2012-10-17



Risoleta C Pinto Pedro


"JÁ COMEMOS QUASE OS TREMOÇOS TODOS"

Vinha no mesmo Expresso que eu. Eu um pouco mais à frente, ela mais atrás com outra menina; num banco ao lado, a avó.

Percebi, pela conversa, que vinham de muito longe e as meninas perguntavam amiúde se ainda faltava muito.

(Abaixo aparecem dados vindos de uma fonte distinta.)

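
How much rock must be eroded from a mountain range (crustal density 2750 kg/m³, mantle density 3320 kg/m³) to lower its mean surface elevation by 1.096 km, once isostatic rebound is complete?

6.38 km

Net drop Δ = e − u = e − e ρ_c/ρ_m = e (ρ_m − ρ_c)/ρ_m.
e = Δ ρ_m/(ρ_m − ρ_c) = 1.096 km × 3320/570 = 6.38 km.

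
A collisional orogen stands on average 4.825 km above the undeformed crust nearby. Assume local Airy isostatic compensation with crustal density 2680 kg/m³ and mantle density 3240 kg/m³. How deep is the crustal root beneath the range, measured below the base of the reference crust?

23.1 km

For local isostatic compensation: the weight of the topography is balanced by the buoyancy of the root, ρ_c h = (ρ_m − ρ_c) r.
r = h · ρ_c / (ρ_m − ρ_c) = 4.825 km × 2680 / (3240 − 2680) = 23.1 km.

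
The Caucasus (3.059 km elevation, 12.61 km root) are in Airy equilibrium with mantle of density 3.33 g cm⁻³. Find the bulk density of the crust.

ρ_c h = (ρ_m − ρ_c) r → ρ_c (h + r) = ρ_m r → ρ_c = ρ_m r / (h + r).
ρ_c = 3.33 × 12.61 km / (3.059 km + 12.61 km) = 2.68 g cm⁻³.

2.68 g cm⁻³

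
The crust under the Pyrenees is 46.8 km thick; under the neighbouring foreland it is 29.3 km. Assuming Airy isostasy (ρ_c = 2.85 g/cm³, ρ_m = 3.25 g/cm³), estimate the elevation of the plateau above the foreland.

2.15 km

Excess crust Δ = 46.8 km − 29.3 km = 17.5 km, split between elevation h and root r with h + r = Δ.
Airy balance ρ_c h = (ρ_m − ρ_c) r gives r = h ρ_c/(ρ_m − ρ_c), so h (1 + ρ_c/(ρ_m − ρ_c)) = Δ, i.e. h = Δ (ρ_m − ρ_c)/ρ_m.
h = 17.5 km × 0.4/3.25 = 2.15 km.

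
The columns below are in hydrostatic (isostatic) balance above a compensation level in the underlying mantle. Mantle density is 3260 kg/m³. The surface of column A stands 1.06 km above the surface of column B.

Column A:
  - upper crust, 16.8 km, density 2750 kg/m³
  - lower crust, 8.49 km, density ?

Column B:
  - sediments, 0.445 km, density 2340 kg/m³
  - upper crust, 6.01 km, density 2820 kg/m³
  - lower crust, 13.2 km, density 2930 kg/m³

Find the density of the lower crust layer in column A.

Take the compensation level at the base of the deeper column (depth z_c below the surface of column A) and equate Σ ρ_i t_i down to z_c; mantle fills any gap and the z_c terms cancel.
Column A: 16.8×2750 + 8.49×ρ + (z_c − 25.29)×3260
Column B: 1.06×0 + 0.445×2340 + 6.01×2820 + 13.2×2930 + (z_c − 1.06 − 19.655)×3260
The z_c×3260 term appears on both sides and cancels. Collect the known terms of each column as K = Σ(ρt)_known − 3260 × (depth of known layers): K_A = 46200 − 3260×25.29 = −36245.4; K_B = 56665.5 − 3260×(1.06 + 19.655) = −10865.4.
Balance: K_A + 8.49×ρ = K_B, so ρ = (K_B − K_A)/8.49 = 25380/8.49 = 2990 kg/m³.

2990 kg/m³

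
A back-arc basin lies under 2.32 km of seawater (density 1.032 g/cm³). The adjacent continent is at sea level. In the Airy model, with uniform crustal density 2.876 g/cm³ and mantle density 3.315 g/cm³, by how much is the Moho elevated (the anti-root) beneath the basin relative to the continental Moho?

9.75 km

In Airy isostatic equilibrium: replacing crust with seawater at the top is compensated by replacing crust with mantle at the base: d (ρ_c − ρ_w) = a (ρ_m − ρ_c).
a = d (ρ_c − ρ_w)/(ρ_m − ρ_c) = 2.32 km × 1.844/0.439 = 9.75 km.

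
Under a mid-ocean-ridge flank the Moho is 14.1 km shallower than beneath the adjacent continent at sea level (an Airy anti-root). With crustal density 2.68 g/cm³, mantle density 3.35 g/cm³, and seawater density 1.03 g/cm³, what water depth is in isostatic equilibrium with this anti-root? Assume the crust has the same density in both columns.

Replacing a thickness d of crust by seawater at the top must be balanced by replacing crust with mantle at the base: d (ρ_c − ρ_w) = a (ρ_m − ρ_c).
d = a (ρ_m − ρ_c)/(ρ_c − ρ_w) = 14.1 km × 0.67/1.65 = 5.73 km.

5.73 km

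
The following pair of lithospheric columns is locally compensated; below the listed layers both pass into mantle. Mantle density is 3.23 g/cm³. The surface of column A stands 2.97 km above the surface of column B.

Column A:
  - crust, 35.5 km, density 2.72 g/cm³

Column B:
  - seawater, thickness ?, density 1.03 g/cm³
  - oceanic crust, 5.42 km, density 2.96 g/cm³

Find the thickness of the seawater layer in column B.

Take the compensation level at the base of the deeper column (depth z_c below the surface of column A) and equate Σ ρ_i t_i down to z_c; mantle fills any gap and the z_c terms cancel.
Column A: 35.5×2.72 + (z_c − 35.5)×3.23
Column B: 2.97×0 + x×1.03 + 5.42×2.96 + (z_c − 2.97 − 5.42 − x)×3.23
The z_c×3.23 term appears on both sides and cancels. Collect the known terms of each column as K = Σ(ρt)_known − 3.23 × (depth of known layers): K_A = 96.56 − 3.23×35.5 = −18.105; K_B = 16.0432 − 3.23×(2.97 + 5.42) = −11.0565.
Balance: K_A = K_B − x×(3.23 − 1.03), so x = (K_B − K_A)/(3.23 − 1.03) = 7.0485/2.2 = 3.2 km.

3.2 km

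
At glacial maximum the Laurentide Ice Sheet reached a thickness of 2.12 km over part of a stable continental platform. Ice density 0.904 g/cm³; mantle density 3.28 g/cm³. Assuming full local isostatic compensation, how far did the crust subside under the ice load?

0.584 km

In Airy isostatic equilibrium: the ice load ρ_ice t is balanced by mantle displaced below, ρ_m s.
s = t ρ_ice / ρ_m = 2.12 km × 0.904/3.28 = 0.584 km.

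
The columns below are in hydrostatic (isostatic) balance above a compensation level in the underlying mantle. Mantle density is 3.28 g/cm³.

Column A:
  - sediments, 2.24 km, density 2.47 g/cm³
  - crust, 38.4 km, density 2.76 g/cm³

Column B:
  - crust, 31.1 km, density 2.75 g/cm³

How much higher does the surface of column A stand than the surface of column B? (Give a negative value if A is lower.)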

As respostas eram absolutamente desconcertantes, pelo menos para mim. A duas horas do destino era-lhes respondido que faltava ora uma hora, ora uma hora e meia. Com duas paragens pelo meio, era-lhes dito que saíam já na próxima paragem. Tanto, que inicialmente até pensei que iriam sair em Tomar ou Torres Novas. Um prodígio de incoerência. Assim são os adultos.

Percebi, também, que os pais das meninas vinham no carro, um pouco mais à frente ou um pouco mais atrás da camioneta, mas também se dirigiam a Lisboa.

Às tantas, ouvi a menina a falar ao telemóvel com a mãe, e dizia:

"Já andámos bué, mamã." E repetia o que parecia ser uma pergunta da mãe, do outro lado: "Onde é que nós estamos?"

Era a mãe a tentar saber. Neste momento, a menina perguntava à avó, que não lhe sabia dizer e seguidamente respondia sem o mínimo de fiabilidade. A inteligente menina não se atrapalhou e não deixou de prestar à mãe a informação pedida: " Olha, já comemos quase os tremoços todos..."

Eu fiquei encantada com o rigor da localização. Sem ironia. Para uma mãe, não poderia haver uma descrição mais exata acerca da localização da filha. Uma mãe sabe, perfeitamente, quantos tremoços a sua filha come por quilómetro. Uma mãe (que também pode ser um pai...) sabe com mais rigor quantos tremoços a filha come por quilómetro do que o pai sabe quantos litros o carro consome aos 100. E a filha sabe que ela sabe.